Cette année, une fois encore, malgré toutes les difficultés, l’Etrange Festival propose une programmation stimulante, singulière et souvent surprenante. De l’épopée historique (Tomiris, le film d’ouverture) au film expérimental (Lux Aeterna de Gaspar Noé) en passant par le film d’horreur coréen (Destruction finale), tous les goûts peuvent y être satisfaits! Si l’on rajoute des cartes blanches offertes à Marjane Satrapi et Pascale Faure qui nous font découvrir les films qui ont fondé leur cinéphilie et des reprises stimulantes (Piège pour Cendrillon d’André Cayatte, Black Journal de Mauro Bolognini), vous comprendrez que le festin cinématographique est abondant! On espère tous vous y retrouver lors de ces douze jours de festival qui s’annoncent marquants. Ajoutons pour les craintifs que les conditions sanitaires y sont parfaitement respectées.

Hier le Festival a donc commencé devant une salle 500 du Forum des Images, correctement remplie, aux deux tiers environ, tout en respectant les mesures de distanciation physique, par un film kazakh. Mais il ne s’agissait pas d’une œuvre misérabiliste, bien au contraire: Tomiris est une épopée historique relatant le destin hors normes d’une Amazone qui a défendu les droits des peuples nomades face aux despotes et tyrans de la pire espèce. Féministe bien avant la lettre, Tomiris (affublé d’un Y dans le sous-titrage) se révèle être une grande guerrière ainsi qu’une fine stratège. On craint au départ la faiblesse des moyens mis en œuvre puis l’on se rend compte que le film de Akan Satayev n’a pas à rougir devant les batailles de Game of Thrones, la dernière référence en matière d’épopée. Certes le film demeure extrêmement prévisible, ne rivalise pas avec Shakespeare ou Kurosawa, tout en employant les mêmes ressorts dramatiques (la traîtrise, l’intelligence stratégique) mais possède des touches d’humour (une demande en mariage faite en pleine bataille), de fantastique onirique (une Bête chimérique entre lion et loup) et une force de conviction qui emporte l’ensemble, assurant le spectacle, ce qu’on demande en fait à une ouverture.

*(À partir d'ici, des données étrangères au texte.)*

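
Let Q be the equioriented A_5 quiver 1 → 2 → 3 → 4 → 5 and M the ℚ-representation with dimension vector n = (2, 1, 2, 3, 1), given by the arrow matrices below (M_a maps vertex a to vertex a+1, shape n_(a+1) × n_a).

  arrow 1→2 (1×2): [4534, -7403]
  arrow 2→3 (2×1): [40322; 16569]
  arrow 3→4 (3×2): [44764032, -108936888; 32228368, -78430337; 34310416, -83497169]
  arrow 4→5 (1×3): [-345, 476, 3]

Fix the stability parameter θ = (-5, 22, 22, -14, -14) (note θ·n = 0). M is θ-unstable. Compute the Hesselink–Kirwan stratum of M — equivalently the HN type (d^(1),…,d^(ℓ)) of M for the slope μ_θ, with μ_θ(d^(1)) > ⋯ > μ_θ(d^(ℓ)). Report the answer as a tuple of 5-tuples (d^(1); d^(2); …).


Barcode: M ≅ I[1,1], I[1,5], I[3,3], I[4,4]^2. HN layers by μ_θ (4 steps, strictly decreasing):
  μ^(1)=22; μ^(2)=4; μ^(3)=-5; μ^(4)=-14

((0, 0, 1, 0, 0); (0, 1, 1, 1, 1); (2, 0, 0, 0, 0); (0, 0, 0, 2, 0))


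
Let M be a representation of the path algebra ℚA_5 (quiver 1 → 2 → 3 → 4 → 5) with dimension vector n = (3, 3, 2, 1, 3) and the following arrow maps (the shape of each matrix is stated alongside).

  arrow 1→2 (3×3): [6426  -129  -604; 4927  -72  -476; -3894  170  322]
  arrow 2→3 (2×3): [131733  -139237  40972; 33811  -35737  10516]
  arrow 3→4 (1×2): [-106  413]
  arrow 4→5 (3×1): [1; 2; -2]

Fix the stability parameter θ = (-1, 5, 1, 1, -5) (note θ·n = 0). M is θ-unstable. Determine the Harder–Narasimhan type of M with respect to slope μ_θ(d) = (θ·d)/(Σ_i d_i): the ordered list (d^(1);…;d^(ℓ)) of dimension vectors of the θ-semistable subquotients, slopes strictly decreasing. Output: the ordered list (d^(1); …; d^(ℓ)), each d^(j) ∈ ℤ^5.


Via rank(M_{q-1}∘⋯∘M_p): M ≅ I[1,2], I[1,3], I[1,5], I[5,5]^2.
μ_θ-semistable layers: μ^(1)=5; μ^(2)=3; μ^(3)=1/2; μ^(4)=-1; μ^(5)=-5

((0, 1, 0, 0, 0); (0, 1, 1, 0, 0); (0, 1, 1, 1, 1); (3, 0, 0, 0, 0); (0, 0, 0, 0, 2))


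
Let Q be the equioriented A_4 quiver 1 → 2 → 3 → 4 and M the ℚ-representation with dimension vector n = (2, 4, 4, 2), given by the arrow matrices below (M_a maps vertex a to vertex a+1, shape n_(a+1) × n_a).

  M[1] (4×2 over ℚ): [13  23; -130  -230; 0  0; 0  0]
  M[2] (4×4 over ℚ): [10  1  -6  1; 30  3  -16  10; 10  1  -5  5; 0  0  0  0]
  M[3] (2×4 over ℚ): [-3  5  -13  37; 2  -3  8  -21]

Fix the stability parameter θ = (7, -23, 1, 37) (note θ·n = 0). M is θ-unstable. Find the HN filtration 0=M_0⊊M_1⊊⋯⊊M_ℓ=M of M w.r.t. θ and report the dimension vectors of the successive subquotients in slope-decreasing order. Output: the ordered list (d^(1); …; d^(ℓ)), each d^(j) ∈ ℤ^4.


Barcode: M ≅ I[1,1], I[1,2], I[2,3], I[2,4]^2, I[3,3]. HN layers by μ_θ (5 steps, strictly decreasing):
  μ^(1)=37; μ^(2)=7; μ^(3)=1; μ^(4)=-8; μ^(5)=-23

((0, 0, 0, 2); (1, 0, 0, 0); (0, 0, 4, 0); (1, 1, 0, 0); (0, 3, 0, 0))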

La séance suivante, Possessor de Brandon Cronenberg (le fils de qui vous savez) était encore plus courue. Cette fois-ci, la salle 500 était bien remplie aux trois quarts, en dépit de l’heure assez avancée de la soirée. La distribution assez renommée (Andrea Riseborough, Jennifer Jason Leigh, Sean Bean) ainsi qu’une thématique assez étrange (des implants cérébraux permettant d’investir d’autres corps pour commettre des crimes) et le nom de Cronenberg n’y sont sans doute pas étrangers. Hélas, trois fois hélas, la déception nous a accablés devant ce film très attendu. Possessor ne commence pourtant pas si mal, par un crime perpétré en public au couteau, mystérieux et intrigant, mais s’enlise assez vite dans un dispositif d’échanges de corps et de brouillages cérébraux terriblement prévisibles. Brandon s’inspire évidemment de son paternel (Scanners, ExistenZ) mais sans l’urgence et la nécessité qui faisaient le prix du travail de David Cronenberg et lorgne encore plus du côté de David Lynch (les identités switchées de Lost Highway) ou de David Fincher (la schizophrénie de Fight Club). En dépit d’une certaine virtuosité imagière, le scénario tourne assez vite à vide, l’inspiration piquée aux uns et aux autres étant plaquée sur un dispositif scénaristique manquant d’âme. On notera juste au passage la jolie présence de Tuppence Middleton (Sense8) qui mérite mieux et un Sean Bean qui meurt comme d’habitude. On n’ose imaginer ce que David Cronenberg a pu dire à son fils, après avoir vu ce magma un peu indigeste.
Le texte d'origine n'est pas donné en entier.